Наконец отлаженные, невидимые шестеренки нашего разговора сходятся — зубец к зубцу, — переключаются с пробного холостого хода на рабочий.

— Значит, не побоялся он вас принять? — шутливо и прямолинейно возвращаю я рассказ к тому месту, на котором в прошлый раз он был прерван.

— Нет, как говорил, так и сделал, — подтверждает Леонид Иванович. — Написал приказ, поставил районо перед свершившимся фактом. Правда, прослужил я у него всего два месяца. Чуть даже поменьше.

— В школу перешли?

— Да нет, не сразу… Обстоятельства так сложились, что вынужден был уйти. — Козин искоса взглядывает на меня, усмехается: — По собственному желанию…

Обязанности воспитателя — со стороны глядя — не сложные: следить, как порученная, закрепленная группа живет, учится, отдыхает. И соответственно, помогать ей — жить, учиться, отдыхать. В действительности же все оказалось куда сложнее. Во-первых, выяснилось, всегда нужно быть готовым ответить на любой, самый неожиданный вопрос. Причем, отвечать неполно, чего-то не зная, — это можно, это прощалось; ответить уклончиво, избегая самой сути — нельзя: дипломатия и вранье тут не проходили. Семиклассники, с которыми начал Козин, — народ повышенного, прямо-таки гипертрофированного любопытства, — сразу же, например, запустили пробные шары: почему он был в Америке, какая она, Америка?.. Во-вторых, всегда нужно быть в хорошем настроении: твои собственные эмоции подопечных не интересуют, им просто не до них; попробуй в ответ хмуро буркнуть, и разномастные ребячьи брови изумленно подымаются в немом вопросе: «Дядя, а зачем ты тут?» В-третьих… Этих «в-третьих, в-пятых, в-двадцатых» открылось столько, что в первые дни Козин растерялся. В школе, где он считался неплохим преподавателем, было все проще: подготовился к уроку, провел его так, чтобы слушали и понимали, и — спрашивай, требуй. Как по-своему, конечно, легче даже было в сыром вонючем отсеке ресторанчика «Тихий Джимм». Знай себе подставляй под горячую струю сальные тарелки да выхватывай их распаренными опухшими пальцами — беспрепятственно думая свою угрюмую думу, не отвечая на болтовню шестидесятилетней леди…

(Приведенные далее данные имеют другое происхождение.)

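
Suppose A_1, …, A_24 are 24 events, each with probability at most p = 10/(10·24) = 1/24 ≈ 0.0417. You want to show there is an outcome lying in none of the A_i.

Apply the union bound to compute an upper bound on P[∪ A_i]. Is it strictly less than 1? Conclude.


Union bound: P[∪_{i=1}^{24} A_i] ≤ Σ_i P[A_i] ≤ 24·p = 24·(1/24) = 1.
Numerically: 1 ≈ 1.0000.
Is 1 < 1? NO.
Since the bound 1 is ≥ 1, the union bound is uninformative here; it does NOT by itself certify existence.

24·p = 1 ≈ 1.0000; existence NOT certified by the union bound.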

— Самое главное — найти верный тон, — наставлял Орлов, посмеиваясь над преувеличенными страхами товарища. — Ровный, дружелюбный. И само собой — требовательный. Еще короче — ни панибратства, ни сюсюканья. А то была у нас одна воспитательница: «Ах, миленькие, ох, хорошие мои!» Знаешь, как ее окрестили? «Ириска»… Разговаривать с ними надо как с равными. Открою тебе по-дружески самый большой секрет: это очень серьезный народ — дети.

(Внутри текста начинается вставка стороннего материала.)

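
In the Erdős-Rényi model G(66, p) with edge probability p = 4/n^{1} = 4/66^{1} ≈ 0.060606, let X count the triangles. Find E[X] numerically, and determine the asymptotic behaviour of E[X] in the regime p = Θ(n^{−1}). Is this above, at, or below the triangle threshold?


Number of potential triangles: C(66, 3) = 45760.
Each occurs with probability p³ ≈ (0.060606)³ ≈ 2.2261179e-04.
By linearity: E[X] = C(66, 3)·p³ ≈ 45760 · 2.2261179e-04 ≈ 10.18672.
Here α = 1, so p = 4/n is exactly at the triangle threshold p ~ 1/n. Asymptotically E[X] → c³/6 = 4³/6 = 32/3 ≈ 10.66667, a bounded constant. In this regime the triangle count is asymptotically Poisson(c³/6).

E[X] ≈ 10.18672; in regime p = Θ(1/n^{1}) E[X] stays bounded (at the triangle threshold p ~ 1/n).


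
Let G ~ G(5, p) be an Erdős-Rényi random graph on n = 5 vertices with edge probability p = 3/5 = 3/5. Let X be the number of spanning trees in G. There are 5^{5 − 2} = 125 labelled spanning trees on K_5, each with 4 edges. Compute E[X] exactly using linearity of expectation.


K_5 has 5^{5 − 2} = 125 labelled spanning trees.
For each such spanning tree H, let X_H = 1 if all 4 edges of H are present in G. Then P[X_H = 1] = p^{4} = (3/5)^{4} = 81/625.
By linearity: E[X] = Σ_H E[X_H] = 125 · p^{4} = 125 · 81/625 = 81/5.
Numerically: E[X] ≈ 16.2.

E[X] = 125 · (3/5)^{4} = 81/5 ≈ 16.2.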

Понемногу Козин начал осваиваться со своими новыми обязанностями, привыкать; понемногу привыкали к нему и ребятишки. Авторитет его у них необычайно возрос после того, как он помог однажды распутать каверзную задачу по алгебре, над которой безуспешно бились сильнейшие математики его группы и в их числе — черноголовый экспрессивный Андрюша Черняк. «Вот это — да!» — похвалил он воспитателя, чуть исподлобья и как-то по-новому взглянув на него. Этот же Андрей Черняк помог Козину сделать для себя еще одно предметное открытие; на праздничном Октябрьском вечере он уверенно играл на пианино, — Орлов был прав: ребятишки — народ серьезный, разносторонний, судить о них однозначно нельзя. Открытие, конечно, не ахти какое — крупица, но опыт воспитателя из таких крупиц и складывается. На том же вечере — также не без пользы для себя — Козин понаблюдал, как волнуется, переживая за своих юных музыкантов, Софья Маркеловна Маркелова. Во время концерта Козин сидел в зале неподалеку от нее. По ее красивому подвижному лицу проходила, быстро сменяясь, целая гамма выражений — от настороженности до полного удовлетворения, и тогда огромные иконописные глаза ее ликовали. Переживать с такой непосредственностью, проработав в детдоме со дня его основания, — вот что было удивительно, и это оставило у него в душе и в памяти какую-то полезную отметину. Поговаривали, что Маркелова не нынче-завтра выйдет на пенсию, и не верилось, что ей — шестьдесят: подвижная, прямая, все еще стройная, она выглядела значительно моложе своих лет, седина ее пышных волос воспринималась, как необычный, очень идущий ей цвет.